Leading the attacks on the Clinton Foundation has been GOP nominee Donald Trump.  Not surprisingly, as he is on so many subjects, Donald Trump is a hypocrite. Turns out the Trump didn't just engage in an appearance of impropriety with his foundation, he apparently brazenly engaged in outright impropriety. The Washington Post today reports that Trump used foundation money, i.e. other people's charitable contributions, to pay settlements of lawsuits involving his for profit businesses:
Donald Trump spent more than a quarter-million dollars from his charitable foundation to settle lawsuits that involved the billionaire’s for-profit businesses, according to interviews and a review of legal documents.

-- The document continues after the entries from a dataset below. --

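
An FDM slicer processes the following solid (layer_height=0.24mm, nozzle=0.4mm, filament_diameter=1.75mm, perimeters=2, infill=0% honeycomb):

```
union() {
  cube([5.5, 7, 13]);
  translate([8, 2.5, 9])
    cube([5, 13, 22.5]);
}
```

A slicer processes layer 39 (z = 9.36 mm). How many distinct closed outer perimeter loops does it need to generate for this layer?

At z = 9.36 mm: the cube (footprint 5.5×7) is included at this height; the 5×13 cube at (8, 2.5) contributes its full rectangle; Taking the union: the 2 present regions are separate (no shared area or edge), so areas and boundary lengths simply add and each stays a separate island — 2 connected regions. The result has 2 disconnected regions.

2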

Those cases, which together used $258,000 from Trump’s charity, were among four newly
Donald Trump
documented expenditures in which Trump may have violated laws against “self-dealing” — which prohibit nonprofit leaders from using charity money to benefit themselves or their businesses.
In one case, from 2007, Trump’s Mar-a-Lago Club faced $120,000 in unpaid fines from the town of Palm Beach, Fla., resulting from a dispute over the size of a flagpole.
In a settlement, Palm Beach agreed to waive those fines — if Trump’s club made a $100,000 donation to a specific charity for veterans. Instead, Trump sent a check from the Donald J. Trump Foundation, a charity funded almost entirely by other people’s money, according to tax records.
In another case, court papers say one of Trump’s golf courses in New York agreed to settle a lawsuit by making a donation to the plaintiff’s chosen charity. A $158,000 donation was made by the Trump Foundation, according to tax records.
The other expenditures involved smaller amounts. In 2013, Trump used $5,000 from the foundation to buy advertisements touting his chain of hotels in programs for three events organized by a D.C. preservation group. And in 2014, Trump spent $10,000 of the foundation’s money for a portrait of himself bought at a charity fundraiser.
Or, rather, another portrait of himself.
Several years earlier, Trump had used $20,000 from the Trump Foundation to buy a different, six foot-tall portrait.
If the Internal Revenue Service were to find that Trump violated self-dealing rules, the agency could require him to pay penalty taxes or to reimburse the foundation for all the money it spent on his behalf. Trump is also facing scrutiny from the office of the New York attorney general, which is examining whether the foundation broke state charity laws.
More broadly, these cases also provide new evidence that Trump ran his charity in a way that may have violated U.S. tax law and gone against the moral conventions of philanthropy.
“I represent 700 nonprofits a year, and I’ve never encountered anything so brazen,” said Jeffrey Tenenbaum, who advises charities at the Venable law firm in Washington. After The Post described the details of these Trump Foundation gifts, Tenenbaum described them as “really shocking.”
“If he’s using other people’s money — run through his foundation — to satisfy his personal obligations, then that’s about as blatant an example of self-dealing [as] I’ve seen in a while,” Tenenbaum said.
Rosemary E. Fei, a lawyer in San Francisco who advises nonprofits, said both cases clearly fit the definition of self-dealing.    
 “Yes, Trump pledged as part of the settlement to make a payment to a charity, and yes, the foundation is writing a check to a charity,” Fei said. “But the obligation was Trump’s. And you can’t have a charitable foundation paying off Trump’s personal obligations. That would be classic self-dealing.”
The article includes copies of checks and other documents.  It also goes on to tell the story about one of of the legal settlements of a lawsuit filed by a golfer playing in a Trump charity tournament that promised a $1 million prize for a hole-in-one during the tournament.  The golfer got the hole-in-one. But it turns out the prize's rules required the shot to go 150 yards and the Trump course was designed so the hole would only be 147 yards.  

Using a charity funded by other people to pay his private legal bills... yes that sounds like Donald Trump.  Promising to pay $1 million for a hole-in-one while designing the course so that the hole is 3 yards short to qualify for a payout, yep that is exactly the sort of stunt Donald Trump would pull.  Is there any wonder why Trump would be audited by the IRS?  Why anyone would consider voting for such a fraud, a man who thinks he is above laws that the rest of us have to follow, is a mystery to me.